UC Berkeley is seeking to overturn the PTAB’s decision in the case between UC Berkeley and the Broad Institute, and reinstate interference.
Interference is a legal proceeding that determines who was the first to invent a technology.
Both UC Berkeley and the Broad Institute’s patents overlap in scope, but the PTAB found that the claims in the interference were separately patentable, and therefore terminated the interference.
In its brief, UC Berkeley said that the ruling “flies in the face of core legal principles that govern the interference-in-fact inquiry, and defies common sense.”
“If uncorrected, the ruling threatens to allow Broad Institute to arrogate to itself much of UC Berkeley’s transformational invention without Broad Institute demonstrating anything close to the genuine innovation that would justify finding its claims to be separately patentable.”
“This court should not let such a profoundly erroneous and unjust result stand.”
UC Berkeley is joined by the University of Vienna and Emmanuelle Charpentier, who worked with UC Berkeley’s Jennifer Doudna to turn what the university calls “an obscure system used by bacteria to defend themselves against virus infections” into an “easy-to-use gene-editing tool that has revolutionised biomedical research and fueled human hopes for gene therapy to cure disease”.
The university said it wants to establish once and for all that the team led by Doudna and Charpentier was the first to engineer CRISPR-Cas9 for use in all cell types.
CRISPR allows scientists to make precise changes to DNA with a very high success rate and research has shown that the technology can be used to genetically modify mosquitoes to fight malaria in their bodies and pass that trait to their offspring.
Doudna and Charpentier claim to have invented the technology, but soon after UC Berkeley filed patent applications on their behalf covering the use of technology in all cells, Feng Zhang of the Broad Institute published research showing evidence of CRISPR in eukaryotic cells and moved to patent the technology.
Eukaryotic cells belong to plants, animals and humans.
UC Berkeley disputed this patent, arguing that “a person of ordinary skill” could adapt the technology for use in any type of cell.
The PTAB, however, disagreed, ruling: “Such systems in eukaryotic cells would not have been obvious over the invention of CRISPR-Cas9 systems in any environment, including in prokaryotic cells or in vitro, because one of ordinary skill in the art would not have reasonably expected a CRISPR-Cas9 system to be successful in a eukaryotic environment.”

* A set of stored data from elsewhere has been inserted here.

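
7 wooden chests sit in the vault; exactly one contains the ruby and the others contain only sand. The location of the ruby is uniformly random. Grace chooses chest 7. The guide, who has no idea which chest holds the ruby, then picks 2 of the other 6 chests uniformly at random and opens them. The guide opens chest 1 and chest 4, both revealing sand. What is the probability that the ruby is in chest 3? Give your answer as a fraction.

Because the guide chose which chests to open without knowing where the ruby is, the choice is independent of the prize location. Learning that none of the 2 opened chests holds the ruby simply rules out those 2 locations and leaves the remaining 5 chests still equally likely by symmetry.
So P(the ruby in chest 3) = 1/5.

1/5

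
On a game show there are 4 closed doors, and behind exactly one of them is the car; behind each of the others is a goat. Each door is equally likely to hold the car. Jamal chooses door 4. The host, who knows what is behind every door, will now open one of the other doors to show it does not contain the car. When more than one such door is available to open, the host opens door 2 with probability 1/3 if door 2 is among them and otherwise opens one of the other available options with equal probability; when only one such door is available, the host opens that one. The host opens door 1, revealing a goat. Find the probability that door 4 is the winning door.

2/9

Consider each possible location of the car in turn.
If it is behind door 1 (prior 1/4): the host opened door 1, so this case is ruled out; weight (1/4)·0 = 0.
If it is behind door 2 (prior 1/4): door 2 holds the prize so is unavailable; the host chooses uniformly among the 2 others, probability 1/2; weight (1/4)·(1/2) = 1/8.
If it is behind door 3 (prior 1/4): door 2 is available but not opened, probability 2/3; weight (1/4)·(2/3) = 1/6.
If it is behind door 4 (prior 1/4): door 2 is available but not opened; door 1 gets probability (1 − 1/3)/2 = 1/3; weight (1/4)·(1/3) = 1/12.
The weights sum to 3/8.
So P(the car behind door 4 | the host opened door 1) = (1/12) / (3/8) = 2/9.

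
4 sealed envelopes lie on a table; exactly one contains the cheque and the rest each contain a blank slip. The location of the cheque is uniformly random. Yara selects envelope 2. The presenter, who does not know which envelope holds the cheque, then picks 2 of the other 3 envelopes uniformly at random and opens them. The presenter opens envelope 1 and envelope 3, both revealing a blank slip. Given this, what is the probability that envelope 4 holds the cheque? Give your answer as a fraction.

Because the presenter chose which envelopes to open without knowing where the cheque is, the choice is independent of the prize location. Learning that none of the 2 opened envelopes holds the cheque simply rules out those 2 locations and leaves the remaining 2 envelopes still equally likely by symmetry.
So P(the cheque in envelope 4) = 1/2.

1/2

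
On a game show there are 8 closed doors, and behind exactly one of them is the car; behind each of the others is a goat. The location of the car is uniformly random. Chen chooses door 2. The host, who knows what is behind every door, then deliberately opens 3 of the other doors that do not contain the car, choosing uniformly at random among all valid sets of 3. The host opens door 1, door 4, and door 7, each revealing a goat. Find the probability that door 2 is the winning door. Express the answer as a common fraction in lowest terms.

Consider each possible location of the car in turn.
If it is behind any of doors 1, 4, and 7 (prior 1/8 each): that door was opened and seen not to hold the prize — ruled out; weight (1/8)·0 = 0 each.
If it is behind door 2 (prior 1/8): the host has 35 equally likely choices, so probability 1/35; weight (1/8)·(1/35) = 1/280.
If it is behind any of doors 3, 5, 6, and 8 (prior 1/8 each): the host has 20 equally likely choices, so probability 1/20; weight (1/8)·(1/20) = 1/160 each.
The weights sum to 1/35.
So P(the car behind door 2 | the host opened door 1, door 4, and door 7) = (1/280) / (1/35) = 1/8.

1/8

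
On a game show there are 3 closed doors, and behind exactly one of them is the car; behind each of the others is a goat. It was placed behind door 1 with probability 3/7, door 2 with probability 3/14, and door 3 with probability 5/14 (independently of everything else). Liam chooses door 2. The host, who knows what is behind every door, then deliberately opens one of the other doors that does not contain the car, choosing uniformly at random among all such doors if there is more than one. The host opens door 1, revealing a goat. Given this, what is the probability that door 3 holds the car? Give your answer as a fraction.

Condition on the true location of the car.
If it is behind door 1 (prior 3/7): the host opened door 1, so this case is ruled out; weight (3/7)·0 = 0.
If it is behind door 2 (prior 3/14): the host has 2 equally likely choices, so probability 1/2; weight (3/14)·(1/2) = 3/28.
If it is behind door 3 (prior 5/14): the host has no choice, probability 1; weight (5/14)·1 = 5/14.
The weights sum to 13/28.
So P(the car behind door 3 | the host opened door 1) = (5/14) / (13/28) = 10/13.

10/13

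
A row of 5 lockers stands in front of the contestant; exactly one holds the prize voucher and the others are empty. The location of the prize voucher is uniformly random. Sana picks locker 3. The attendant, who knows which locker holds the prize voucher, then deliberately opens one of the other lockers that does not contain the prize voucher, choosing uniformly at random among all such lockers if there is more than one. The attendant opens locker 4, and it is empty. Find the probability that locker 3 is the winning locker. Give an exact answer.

1/5

Apply Bayes' rule, conditioning on where the prize voucher actually is.
If it is in any of lockers 1, 2, and 5 (prior 1/5 each): the attendant has 3 equally likely choices, so probability 1/3; weight (1/5)·(1/3) = 1/15 each.
If it is in locker 3 (prior 1/5): the attendant has 4 equally likely choices, so probability 1/4; weight (1/5)·(1/4) = 1/20.
If it is in locker 4 (prior 1/5): the attendant opened locker 4, so this case is ruled out; weight (1/5)·0 = 0.
The weights sum to 1/4.
So P(the prize voucher in locker 3 | the attendant opened locker 4) = (1/20) / (1/4) = 1/5.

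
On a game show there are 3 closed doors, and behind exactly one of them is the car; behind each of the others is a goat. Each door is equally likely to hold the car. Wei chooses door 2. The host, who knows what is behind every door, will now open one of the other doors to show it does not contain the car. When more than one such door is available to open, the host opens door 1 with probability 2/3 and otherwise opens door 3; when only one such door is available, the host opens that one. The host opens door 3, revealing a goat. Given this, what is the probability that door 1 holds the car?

3/4

Apply Bayes' rule, conditioning on where the car actually is.
If it is behind door 1 (prior 1/3): only door 3 is available, probability 1; weight (1/3)·1 = 1/3.
If it is behind door 2 (prior 1/3): door 1 is available but not opened, probability 1/3; weight (1/3)·(1/3) = 1/9.
If it is behind door 3 (prior 1/3): the host opened door 3, so this case is ruled out; weight (1/3)·0 = 0.
The weights sum to 4/9.
So P(the car behind door 1 | the host opened door 3) = (1/3) / (4/9) = 3/4.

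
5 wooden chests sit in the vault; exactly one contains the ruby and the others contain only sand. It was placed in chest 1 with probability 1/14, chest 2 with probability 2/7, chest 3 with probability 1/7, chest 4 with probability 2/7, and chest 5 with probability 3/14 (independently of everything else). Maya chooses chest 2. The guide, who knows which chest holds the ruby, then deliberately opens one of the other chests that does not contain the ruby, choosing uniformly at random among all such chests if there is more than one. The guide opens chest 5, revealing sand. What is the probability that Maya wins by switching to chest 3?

1/5

Apply Bayes' rule, conditioning on where the ruby actually is.
If it is in chest 1 (prior 1/14): the guide has 3 equally likely choices, so probability 1/3; weight (1/14)·(1/3) = 1/42.
If it is in chest 2 (prior 2/7): the guide has 4 equally likely choices, so probability 1/4; weight (2/7)·(1/4) = 1/14.
If it is in chest 3 (prior 1/7): the guide has 3 equally likely choices, so probability 1/3; weight (1/7)·(1/3) = 1/21.
If it is in chest 4 (prior 2/7): the guide has 3 equally likely choices, so probability 1/3; weight (2/7)·(1/3) = 2/21.
If it is in chest 5 (prior 3/14): the guide opened chest 5, so this case is ruled out; weight (3/14)·0 = 0.
The weights sum to 5/21.
So P(the ruby in chest 3 | the guide opened chest 5) = (1/21) / (5/21) = 1/5.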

Since the ruling, both the Broad Institute, UC Berkeley and Charpentier’s CRISPR Therapeutics, have secured patents in Europe and the US.
Recently, the Broad Institute and Harvard entered into discussions to create a CRISPR-Cas9 patent pool, coordinated by MPEG LA.
The patent pool will allow commercial users to license CRISPR patents from one place, avoiding the complexities of securing licenses from multiple institutions.